Für zahlreiche Kreise und kreisfreie Städte bietet das Bürgercenter der Landesregierung, CallNRW - Rufnummer: (0180) 3 100 210 (9 Cent/Minute, abweichende Tarife aus Handynetzen, werktags 8-18 Uhr), Informationen.
Rheinland-Pfalz
Chronisch kranke Menschen und alle anderen können sich bei den niedergelassenen Ärztinnen und Ärzten impfen lassen, die sich als Impfärzte zur Verfügung gestellt haben. Eine entsprechende Liste erhalten Sie bei den Krankenkassen oder den örtlichen Gesundheitsämtern oder auf der Homepage des Ministeriums für Arbeit, Soziales, Gesundheit, Familie und Frauen.

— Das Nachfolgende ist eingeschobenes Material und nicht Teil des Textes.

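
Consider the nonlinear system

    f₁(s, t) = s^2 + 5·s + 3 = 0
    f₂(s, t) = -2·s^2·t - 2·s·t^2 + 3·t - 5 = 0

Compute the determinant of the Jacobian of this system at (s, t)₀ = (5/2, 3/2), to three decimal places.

-245.000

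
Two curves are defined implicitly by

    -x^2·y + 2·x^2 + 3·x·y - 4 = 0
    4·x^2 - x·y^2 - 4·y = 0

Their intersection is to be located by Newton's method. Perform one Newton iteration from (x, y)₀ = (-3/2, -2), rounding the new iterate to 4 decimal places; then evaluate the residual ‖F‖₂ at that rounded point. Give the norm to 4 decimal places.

At (-3/2, -2): F = (14.0000, 23.0000).
Jacobian J = [[-2·x·y + 4·x + 3·y, -x^2 + 3·x], [8·x - y^2, -2·x·y - 4]].
At the point, J = [[-18.0000, -6.7500], [-16.0000, -10.0000]] (det J = 72.0000).
Solving J·Δ = −F gives Δ = (-0.2118, 2.6389).
Then the next iterate is (x, y)₁ = (-1.7118, 0.6389).
Re-evaluating at (-1.7118, 0.6389): F = (-3.292631, 9.864182), so ‖F‖₂ = 10.3992.

10.3992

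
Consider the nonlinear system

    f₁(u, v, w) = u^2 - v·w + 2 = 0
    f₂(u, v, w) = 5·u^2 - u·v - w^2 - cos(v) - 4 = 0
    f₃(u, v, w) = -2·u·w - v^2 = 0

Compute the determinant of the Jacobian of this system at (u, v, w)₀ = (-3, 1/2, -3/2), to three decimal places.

134.710

J = [[2·u, -w, -v], [10·u - v, -u + sin(v), -2·w], [-2·w, -2·v, -2·u]].
At the point, J = [[-6.000, 1.500, -0.500], [-30.500, 3.47943, 3.000], [3.000, -1.000, 6.000]].
det J = 134.710.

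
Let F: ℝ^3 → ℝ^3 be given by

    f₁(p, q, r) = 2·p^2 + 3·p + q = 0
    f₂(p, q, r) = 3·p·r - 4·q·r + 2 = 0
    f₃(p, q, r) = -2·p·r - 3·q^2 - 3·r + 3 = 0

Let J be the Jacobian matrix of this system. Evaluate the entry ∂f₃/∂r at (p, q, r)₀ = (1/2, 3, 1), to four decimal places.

∂f₃/∂r = -2·p - 3.
At (1/2, 3, 1) this is -4.0000.

-4.0000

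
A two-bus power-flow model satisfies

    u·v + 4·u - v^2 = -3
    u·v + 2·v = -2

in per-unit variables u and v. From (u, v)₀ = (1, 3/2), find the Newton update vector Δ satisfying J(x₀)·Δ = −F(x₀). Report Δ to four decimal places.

(-1.6282, -1.3526)

At (1, 3/2): F = (6.2500, 6.5000).
Jacobian J = [[v + 4, u - 2·v], [v, u + 2]].
At the point, J = [[5.5000, -2.0000], [1.5000, 3.0000]] (det J = 19.5000).
Solving J·Δ = −F gives Δ = (-1.6282, -1.3526).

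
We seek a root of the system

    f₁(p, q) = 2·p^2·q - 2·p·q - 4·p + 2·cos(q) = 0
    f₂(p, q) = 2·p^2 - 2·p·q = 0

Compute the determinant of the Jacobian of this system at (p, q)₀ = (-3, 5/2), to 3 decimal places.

153.652

J = [[4·p·q - 2·q - 4, 2·p^2 - 2·p - 2·sin(q)], [4·p - 2·q, -2·p]].
At the point, J = [[-39.000, 22.80306], [-17.000, 6.000]].
det J = 153.652.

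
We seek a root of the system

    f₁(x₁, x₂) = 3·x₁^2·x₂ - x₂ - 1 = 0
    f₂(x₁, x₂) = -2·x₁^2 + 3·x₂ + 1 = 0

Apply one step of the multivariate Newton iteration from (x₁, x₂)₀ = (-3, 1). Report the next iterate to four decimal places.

(-1.8005, 0.8689)

At (-3, 1): F = (25.0000, -14.0000).
Jacobian J = [[6·x₁·x₂, 3·x₁^2 - 1], [-4·x₁, 3]].
At the point, J = [[-18.0000, 26.0000], [12.0000, 3.0000]] (det J = -366.0000).
Solving J·Δ = −F gives Δ = (1.1995, -0.1311).
Then the next iterate is (x₁, x₂)₁ = (-1.8005, 0.8689).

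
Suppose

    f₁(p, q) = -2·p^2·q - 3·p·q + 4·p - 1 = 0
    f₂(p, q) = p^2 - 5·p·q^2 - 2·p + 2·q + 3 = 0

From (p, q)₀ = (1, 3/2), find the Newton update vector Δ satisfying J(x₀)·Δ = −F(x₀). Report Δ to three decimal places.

(-0.965, 0.354)

At (1, 3/2): F = (-4.500, -6.250).
Jacobian J = [[-4·p·q - 3·q + 4, -2·p^2 - 3·p], [2·p - 5·q^2 - 2, -10·p·q + 2]].
At the point, J = [[-6.500, -5.000], [-11.250, -13.000]] (det J = 28.250).
Solving J·Δ = −F gives Δ = (-0.965, 0.354).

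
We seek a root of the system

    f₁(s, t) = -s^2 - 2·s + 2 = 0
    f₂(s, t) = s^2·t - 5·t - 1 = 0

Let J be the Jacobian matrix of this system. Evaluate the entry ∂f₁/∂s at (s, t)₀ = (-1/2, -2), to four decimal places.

-1.0000

∂f₁/∂s = -2·s - 2.
At (-1/2, -2) this is -1.0000.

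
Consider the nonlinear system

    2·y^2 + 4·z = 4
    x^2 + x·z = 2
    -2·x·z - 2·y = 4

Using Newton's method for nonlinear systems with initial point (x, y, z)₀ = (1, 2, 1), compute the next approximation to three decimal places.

At (1, 2, 1): F = (8.000, 0.000, -10.000).
Jacobian J = [[0, 4·y, 4], [2·x + z, 0, x], [-2·z, -2, -2·x]].
At the point, J = [[0.000, 8.000, 4.000], [3.000, 0.000, 1.000], [-2.000, -2.000, -2.000]] (det J = 8.000).
Solving J·Δ = −F gives Δ = (8.000, 11.000, -24.000).
Then the next iterate is (x, y, z)₁ = (9.000, 13.000, -23.000).

(9.000, 13.000, -23.000)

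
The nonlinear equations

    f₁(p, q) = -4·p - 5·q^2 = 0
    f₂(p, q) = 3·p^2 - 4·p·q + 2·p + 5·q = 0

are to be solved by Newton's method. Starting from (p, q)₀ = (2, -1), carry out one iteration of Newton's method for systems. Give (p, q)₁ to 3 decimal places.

(1.101, -0.060)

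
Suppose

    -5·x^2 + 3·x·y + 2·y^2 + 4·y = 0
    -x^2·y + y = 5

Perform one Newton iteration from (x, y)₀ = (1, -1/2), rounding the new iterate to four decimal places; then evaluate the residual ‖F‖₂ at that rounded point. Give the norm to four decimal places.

At (1, -1/2): F = (-8.0000, -5.0000).
Jacobian J = [[-10·x + 3·y, 3·x + 4·y + 4], [-2·x·y, -x^2 + 1]].
At the point, J = [[-11.5000, 5.0000], [1.0000, 0.0000]] (det J = -5.0000).
Solving J·Δ = −F gives Δ = (5.0000, 13.1000).
Then the next iterate is (x, y)₁ = (6.0000, 12.6000).
Re-evaluating at (6.0000, 12.6000): F = (414.7200, -446.0000), so ‖F‖₂ = 609.0227.

609.0227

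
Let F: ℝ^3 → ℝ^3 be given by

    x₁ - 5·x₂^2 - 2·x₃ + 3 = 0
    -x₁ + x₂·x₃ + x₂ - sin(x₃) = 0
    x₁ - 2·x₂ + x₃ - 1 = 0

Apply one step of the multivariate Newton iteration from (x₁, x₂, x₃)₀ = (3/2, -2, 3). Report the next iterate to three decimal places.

At (3/2, -2, 3): F = (-21.500, -9.64112, 7.500).
Jacobian J = [[1, -10·x₂, -2], [-1, x₃ + 1, x₂ - cos(x₃)], [1, -2, 1]].
At the point, J = [[1.000, 20.000, -2.000], [-1.000, 4.000, -1.01001], [1.000, -2.000, 1.000]] (det J = 5.77983).
Solving J·Δ = −F gives Δ = (-3.493, 1.061, -1.885).
Then the next iterate is (x₁, x₂, x₃)₁ = (-1.993, -0.939, 1.115).

(-1.993, -0.939, 1.115)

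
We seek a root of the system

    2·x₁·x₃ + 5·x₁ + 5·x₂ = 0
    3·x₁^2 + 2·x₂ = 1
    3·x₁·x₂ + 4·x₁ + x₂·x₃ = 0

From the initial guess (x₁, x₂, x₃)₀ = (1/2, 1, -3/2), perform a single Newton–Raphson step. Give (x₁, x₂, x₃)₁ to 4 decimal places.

(0.4700, 0.1700, -3.2900)

At (1/2, 1, -3/2): F = (6.0000, 1.7500, 2.0000).
Jacobian J = [[2·x₃ + 5, 5, 2·x₁], [6·x₁, 2, 0], [3·x₂ + 4, 3·x₁ + x₃, x₂]].
At the point, J = [[2.0000, 5.0000, 1.0000], [3.0000, 2.0000, 0.0000], [7.0000, 0.0000, 1.0000]] (det J = -25.0000).
Solving J·Δ = −F gives Δ = (-0.0300, -0.8300, -1.7900).
Then the next iterate is (x₁, x₂, x₃)₁ = (0.4700, 0.1700, -3.2900).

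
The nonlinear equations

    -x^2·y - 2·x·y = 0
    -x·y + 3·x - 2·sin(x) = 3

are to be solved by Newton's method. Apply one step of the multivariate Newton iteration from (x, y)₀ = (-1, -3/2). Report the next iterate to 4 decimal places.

At (-1, -3/2): F = (-1.5000, -5.817058).
Jacobian J = [[-2·x·y - 2·y, -x^2 - 2·x], [-y - 2·cos(x) + 3, -x]].
At the point, J = [[0.0000, 1.0000], [3.419395, 1.0000]] (det J = -3.419395).
Solving J·Δ = −F gives Δ = (1.2625, 1.5000).
Then the next iterate is (x, y)₁ = (0.2625, 0.0000).

(0.2625, 0.0000)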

Für Personal in Krankenhäusern und Pflegeeinrichtungen sowie Angehörige des ambulanten medizinischen Personals und von Hilfsorganisationen, Rettungsdiensten und Feuerwehren sind andere Regelungen getroffen.
Einzelheiten unter der Hotline-Nummer: 06131/ 165 200
Saarland
Es gibt 130 Impfpraxen, die die Schutzimpfungen durchführen. Eine Übersicht bietet das Ministerium für Justiz, Arbeit, Gesundheit und Soziales.
In einzelnen Fällen ist auch eine Impfung bei den Gesundheitsämtern der Landkreise und des Regionalverbandes möglich. Betriebsärzte können Mitarbeiter auch in Betrieben impfen.
Info-Hotline: 0681 - 501 36 95 (werktags 9-16 Uhr)
Sachsen
Chronisch Kranke, Schwangere und alle anderen, die sich impfen lassen wollen, werden bei den niedergelassenen Ärzten geimpft. Die Impfung des "Schlüsselpersonals" erfolgt in den Gesundheitsämtern selbst oder in Krankenhäusern, bei Betriebsärzten oder niedergelassenen Ärzten, die im Auftrag der Gesundheitsämter impfen. Weitere Informationen erhalten Sie über die Medien.
Sachsen-Anhalt
Die Impfungen werden bei niedergelassenen Ärzten durchgeführt. Ein Verzeichnis der Impfärzte finden Sie auf der Homepage des Ministeriums für Gesundheit und Soziales.
Weitere Informationen unter: 0391/ 53 77 111 (werktags 8-16 Uhr).
Schleswig-Holstein
Die Impfung wird vorrangig durch solche niedergelassenen Ärzte durchgeführt, die auch sonst Impfungen anbieten. Eine vorläufige Liste der impfenden Ärzte finden Sie auf der Homepages der Landesregierung Schleswig-Holstein.
Weitere Informationen erhalten Sie unter: 0431/ 160 66 66 (täglich 8-15 Uhr)
Thüringen
Die Bürgerinnen und Bürger werden gebeten, sich direkt an ihren Hausarzt oder an ihr zuständiges Gesundheitsamt zu wenden. Eine Übersicht der Gesundheitsämter bietet das Ministerium für Soziales, Familie und Bildung.
Weitere Informationen erhalten Sie unter: 0361/ 377 430 99 (werktags 8-17 Uhr)
oder auf der Homepage des Ministeriums für Soziales, Familie und Bildung.